Dans cet esprit, trente personnalités issues de la diaspora sont invitées à fouler le sol national. Tous frais pris en charge, droits garantis, parole libre. Une démarche qui se veut avant tout fraternelle, tournée vers le rapprochement entre le Gabon et ses fils et filles établis à l’étranger.
La sélection des invités, encore en cours, reflète une volonté d’ouverture. On y retrouve des figures connues, influentes, parfois critiques, comme Isaac Jhon, Princesse de Souba, Bernard Rekoula, Colette Reboucca, Thibaut Adjatys, Jonas Moulenda ou encore Tata Huguette.
Le message est clair : chacun est le bienvenu, quelle que soit sa sensibilité. L’essentiel est de venir, d’observer, d’échanger. Le regard de tous compte.
Ce moment se déroulera dans un cadre hautement symbolique. La Cité de la Démocratie n’est pas un lieu comme les autres.
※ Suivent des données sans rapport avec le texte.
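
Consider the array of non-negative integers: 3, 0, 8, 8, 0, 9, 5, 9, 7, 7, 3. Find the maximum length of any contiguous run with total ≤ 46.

8

→ 3: sum 3, len 1
→ 0: sum 3, len 2
→ 8: sum 11, len 3
→ 8: sum 19, len 4
→ 0: sum 19, len 5
→ 9: sum 28, len 6
→ 5: sum 33, len 7
→ 9: sum 42, len 8
→ 7 (dropped 3): sum 46, len 8
→ 7 (dropped 0, 8): sum 45, len 7
→ 3 (dropped 8): sum 40, len 7
Longest length seen: 8.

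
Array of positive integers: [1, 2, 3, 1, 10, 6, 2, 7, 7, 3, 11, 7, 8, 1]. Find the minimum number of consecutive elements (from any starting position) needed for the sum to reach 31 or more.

Extend right; whenever the sum reaches 31, record the length and shrink from the left:
add 1: running sum 1 < 31
add 2: running sum 3 < 31
add 3: running sum 6 < 31
add 1: running sum 7 < 31
add 10: running sum 17 < 31
add 6: running sum 23 < 31
add 2: running sum 25 < 31
add 7: shortest ending here [2, 3, 1, 10, 6, 2, 7] sum 31, len 7
add 7: shortest ending here [10, 6, 2, 7, 7] sum 32, len 5
add 3: shortest ending here [10, 6, 2, 7, 7, 3] sum 35, len 6
add 11: shortest ending here [6, 2, 7, 7, 3, 11] sum 36, len 6
add 7: shortest ending here [7, 7, 3, 11, 7] sum 35, len 5
add 8: shortest ending here [7, 3, 11, 7, 8] sum 36, len 5
add 1: shortest ending here [7, 3, 11, 7, 8, 1] sum 37, len 6
Shortest qualifying length: 5.

5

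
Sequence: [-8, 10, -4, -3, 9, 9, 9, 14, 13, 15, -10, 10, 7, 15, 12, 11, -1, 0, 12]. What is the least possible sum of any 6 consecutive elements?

(-8, 10, -4, -3, 9, 9) → sum 13
(10, -4, -3, 9, 9, 9) → sum 30
(-4, -3, 9, 9, 9, 14) → sum 34
(-3, 9, 9, 9, 14, 13) → sum 51
(9, 9, 9, 14, 13, 15) → sum 69
(9, 9, 14, 13, 15, -10) → sum 50
(9, 14, 13, 15, -10, 10) → sum 51
(14, 13, 15, -10, 10, 7) → sum 49
(13, 15, -10, 10, 7, 15) → sum 50
(15, -10, 10, 7, 15, 12) → sum 49
(-10, 10, 7, 15, 12, 11) → sum 45
(10, 7, 15, 12, 11, -1) → sum 54
(7, 15, 12, 11, -1, 0) → sum 44
(15, 12, 11, -1, 0, 12) → sum 49
Least of these is 13.

13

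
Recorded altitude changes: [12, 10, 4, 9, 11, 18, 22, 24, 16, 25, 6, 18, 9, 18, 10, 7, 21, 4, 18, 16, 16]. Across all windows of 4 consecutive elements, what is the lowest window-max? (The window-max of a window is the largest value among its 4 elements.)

11

(12, 10, 4, 9) → max 12
(10, 4, 9, 11) → max 11
(4, 9, 11, 18) → max 18
(9, 11, 18, 22) → max 22
(11, 18, 22, 24) → max 24
(18, 22, 24, 16) → max 24
(22, 24, 16, 25) → max 25
(24, 16, 25, 6) → max 25
(16, 25, 6, 18) → max 25
(25, 6, 18, 9) → max 25
(6, 18, 9, 18) → max 18
(18, 9, 18, 10) → max 18
(9, 18, 10, 7) → max 18
(18, 10, 7, 21) → max 21
(10, 7, 21, 4) → max 21
(7, 21, 4, 18) → max 21
(21, 4, 18, 16) → max 21
(4, 18, 16, 16) → max 18
Lowest of these is 11.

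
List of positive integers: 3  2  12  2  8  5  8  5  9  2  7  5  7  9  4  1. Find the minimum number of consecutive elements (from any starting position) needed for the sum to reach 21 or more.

3

Extend right; whenever the sum reaches 21, record the length and shrink from the left:
add 3: running sum 3 < 21
add 2: running sum 5 < 21
add 12: running sum 17 < 21
add 2: running sum 19 < 21
add 8: shortest ending here [12, 2, 8] sum 22, len 3
add 5: shortest ending here [12, 2, 8, 5] sum 27, len 4
add 8: shortest ending here [8, 5, 8] sum 21, len 3
add 5: shortest ending here [8, 5, 8, 5] sum 26, len 4
add 9: shortest ending here [8, 5, 9] sum 22, len 3
add 2: shortest ending here [8, 5, 9, 2] sum 24, len 4
add 7: shortest ending here [5, 9, 2, 7] sum 23, len 4
add 5: shortest ending here [9, 2, 7, 5] sum 23, len 4
add 7: shortest ending here [2, 7, 5, 7] sum 21, len 4
add 9: shortest ending here [5, 7, 9] sum 21, len 3
add 4: shortest ending here [5, 7, 9, 4] sum 25, len 4
add 1: shortest ending here [7, 9, 4, 1] sum 21, len 4
Shortest qualifying length: 3.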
Elle rappelle les grandes heures du dialogue national et incarne aujourd’hui un espace de rencontre, de mémoire et de construction collective.
En y accueillant la diaspora, les autorités souhaitent faire de cette inauguration un moment de partage, où chacun peut se sentir chez lui, au cœur de la République.
Voir, comprendre, témoigner librement
Plutôt que de longs discours, l’idée est de laisser parler la réalité. Les invités auront la possibilité de découvrir les évolutions du pays, d’échanger librement, de circuler, de poser leurs questions.
À leur retour, ils seront entièrement libres de raconter ce qu’ils ont vu, avec leurs mots, à leurs publics. Sans filtre, sans contrainte.
Au fond, cette initiative se veut avant tout humaine. Elle vise à rapprocher, à recréer du lien, à rappeler que le Gabon appartient à tous ses enfants, où qu’ils soient.
Dans un monde où les distances et les perceptions peuvent parfois éloigner, cette invitation sonne comme une main tendue : revenir, partager, comprendre.
Avec cette démarche, les autorités font le choix de la confiance. Confiance dans le pays, dans ses avancées, mais aussi dans le regard de ses citoyens.
L’inauguration de la Cité de la Démocratie pourrait ainsi devenir bien plus qu’un événement officiel : un moment de retrouvailles, d’écoute et de dialogue, où le Gabon se raconte, simplement, à ses propres enfants.